As we slowly made our way out on to the main road it became clear that this was a mighty, horrid monstrosity of a traffic jam. The cars were barely moving forward for as far as the eye could see. Jerome soon started with the bad language which unexpectedly provided Matty with an effective distraction from his full bladder. As Matt sat strapped in his car seat repeating “merde” over and over again, the reality of what lay before us started to set in. We were going to be getting home very late.

I soon noticed that a few cars were speeding past ours and making considerably better progress than us. Jerome explained that these were naughty rebellious drivers using the bus lane to get ahead and they risked a hefty fine should a policeman see them. I began to observe these lawless drivers driving past us. I saw a man with a nose ring and a tattoo and quickly categorised him as being an unruly hooligan. I saw a well dressed businessman in a fancy sports car and thought that he probably considered himself far too important to wait in the traffic like the rest of us folk in our mere modest cars. In yet another car I saw a family who I assumed were immigrants with no respect for French law. For nearly half an hour I observed these drivers in the bus lane. I effortlessly judged them. I glared at them and shook my head at them and thought to myself how much better than them I was until Jerome, after depleting his reserves of foul language, decided to pull into the bus lane and join them. I was horrified. This was not the man I married. I asked Jerome what on earth he was thinking and he glanced over at me, winked and confidently replied that he was unleashing his hidden James Bond.

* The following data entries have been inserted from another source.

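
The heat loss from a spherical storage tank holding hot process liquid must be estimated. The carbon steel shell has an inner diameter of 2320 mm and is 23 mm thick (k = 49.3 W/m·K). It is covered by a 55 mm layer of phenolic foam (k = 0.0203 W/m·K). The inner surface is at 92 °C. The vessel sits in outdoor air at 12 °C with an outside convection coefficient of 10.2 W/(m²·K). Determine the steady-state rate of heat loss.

Spherical conduction: R = (1/r_in − 1/r_out)/(4πk) per layer; series-sum.
R_carbon steel shell = (1/1.16 − 1/1.183)/(4π×49.3) = 2.705×10^-5 K/W
R_phenolic foam = (1/1.183 − 1/1.238)/(4π×0.0203) = 0.1472 K/W
R_outer film = 1/(h·4πr_o²) = 1/(10.2×4π×1.238²) = 0.00509 K/W
R_total = 0.1523 K/W
Q = ΔT/R_total = 80/0.1523

Q ≈ 525 W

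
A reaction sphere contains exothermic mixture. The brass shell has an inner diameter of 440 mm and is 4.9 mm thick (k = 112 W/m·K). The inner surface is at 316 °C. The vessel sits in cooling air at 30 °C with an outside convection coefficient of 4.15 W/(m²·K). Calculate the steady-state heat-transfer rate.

For a spherical shell R = (1/r₁ − 1/r₂)/(4πk); film R = 1/(h·4πr²). In series:
R_brass shell = (1/0.22 − 1/0.2249)/(4π×112) = 7.036×10^-5 K/W
R_outer film = 1/(h·4πr_o²) = 1/(4.15×4π×0.2249²) = 0.3791 K/W
R_total = 0.3792 K/W
Q = ΔT/R_total = 286/0.3792

Q ≈ 754 W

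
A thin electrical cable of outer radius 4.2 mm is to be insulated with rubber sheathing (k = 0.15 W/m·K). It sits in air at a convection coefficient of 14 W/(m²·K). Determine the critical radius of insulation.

r_cr ≈ 10.7 mm

For a cylinder r_cr = k/h = 0.15/14
r_cr = 10.7 mm; since the bare radius (4.2 mm) is below r_cr, adding a thin layer of insulation will *increase* heat loss.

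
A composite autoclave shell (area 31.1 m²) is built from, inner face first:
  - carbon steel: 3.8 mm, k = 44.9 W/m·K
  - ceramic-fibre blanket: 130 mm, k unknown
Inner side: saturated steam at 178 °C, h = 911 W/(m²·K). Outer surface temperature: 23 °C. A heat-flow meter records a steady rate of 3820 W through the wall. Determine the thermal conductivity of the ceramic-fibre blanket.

Thermal resistances in series:
R_inner film = 1/(h_i·A) = 1/(911×31.1) = 3.53×10^-5 K/W
R_carbon steel = L/(kA) = 0.0038/(44.9×31.1) = 2.721×10^-6 K/W
Sum of known resistances R_other = 3.802×10^-5 K/W
Total R = ΔT/Q = 155/3820 = 0.04058 K/W
R_ceramic-fibre blanket = R_total − R_other = 0.04054 K/W
k = L/(R·A) = 0.13/(0.04054×31.1)

k ≈ 0.103 W/(m·K)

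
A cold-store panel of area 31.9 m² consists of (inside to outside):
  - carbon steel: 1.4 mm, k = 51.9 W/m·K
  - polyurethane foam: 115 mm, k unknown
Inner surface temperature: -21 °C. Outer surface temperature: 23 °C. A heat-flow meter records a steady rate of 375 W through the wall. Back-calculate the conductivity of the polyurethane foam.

k ≈ 0.0307 W/(m·K)

Using the resistance-network approach (series):
R_carbon steel = L/(kA) = 0.0014/(51.9×31.9) = 8.456×10^-7 K/W
Sum of known resistances R_other = 8.456×10^-7 K/W
Total R = ΔT/Q = 44/375 = 0.1173 K/W
R_polyurethane foam = R_total − R_other = 0.1173 K/W
k = L/(R·A) = 0.115/(0.1173×31.9)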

I underwent an emergency self analysis and came to the unavoidable conclusion that I am a nothing but a self righteous woman who has taken it upon herself to unjustly judge those who dare to deviate from the path of unrealistic permanent perfection. It was a shocking realisation. I am no better than the pretentious and arrogant driver in the convertible, who may not actually be pretentious or arrogant at all. I am no better than the eccentric man with the piercings or the natives who aren’t entirely native or any of the other drivers in the bus lane. Ever since I’ve known Jerome he has commented on how judgemental I am. I’ve just always considered myself gifted when it comes to giving people personal assessments.

I hope this year however I will be trading in this talent for a new one. I hope this year I will learn to see through people’s exteriors and into their interiors, and I hope that I’ll never again forget that we are truly all the same. I hope to spend less time judging others and more time working on myself. This is my new year’s resolution.

1 comment:

  1. This resonated with me when I first read it - every day we have to arrest our preconceptions. As a teacher, I battle everyday to be empathetic to the (sometimes) horrors I'm faced with and not be too quick to judge.